Open MARMOTatZJU opened 4 years ago
Empirically, I discovered that it is necessary to halve the learning rate in order to training correctly on a 2-GPU machine instead of 4-GPU machine.
Hereby I provide the training log with 2 GPUs and 0.5x learning rate, whose loss logs match the official released training log.
It's weird. I use the detectron2's default GPU setting for training. Thank you for your advice!
[UPDATE] @fanq15 Halving the learning rate as well as num_gpus reproduced the expected result. Hereby I provide the training log with 2 GPUs & 0.5x SOLVER.BASE_LR for debuggin usage.
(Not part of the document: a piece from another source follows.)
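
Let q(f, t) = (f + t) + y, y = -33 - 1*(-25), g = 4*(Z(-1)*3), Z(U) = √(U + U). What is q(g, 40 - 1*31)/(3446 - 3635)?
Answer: -1/189 - 4*I*√2/63 ≈ -0.005291 - 0.089791*I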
fsod_train_log.txt fsod_finetune_train_log.txt fsod_finetune_test_log.txt
With 4 GPUs, I rerun the defaults settings in all.sh and the AP is correct (11.27@voc 20 cats).
However, when I try to use another machines equiped with 2 GPUs, the loss_cls becomes strange and the AP at the end of training is near 0.
Hereby I provide my training log for debugging. fsod_train_log.txt
In comparison with the logs on 2-GPUmachine and 4-GPU machine, the loss_cls diverges before the iteration 2999 which can be seen as bellows:
2 GPUs
4 GPUs
From your code, I do not see anything related to num-gpus. Maybe it is due to the lack of some extra code needed by Detectron2 if num-gpus changes?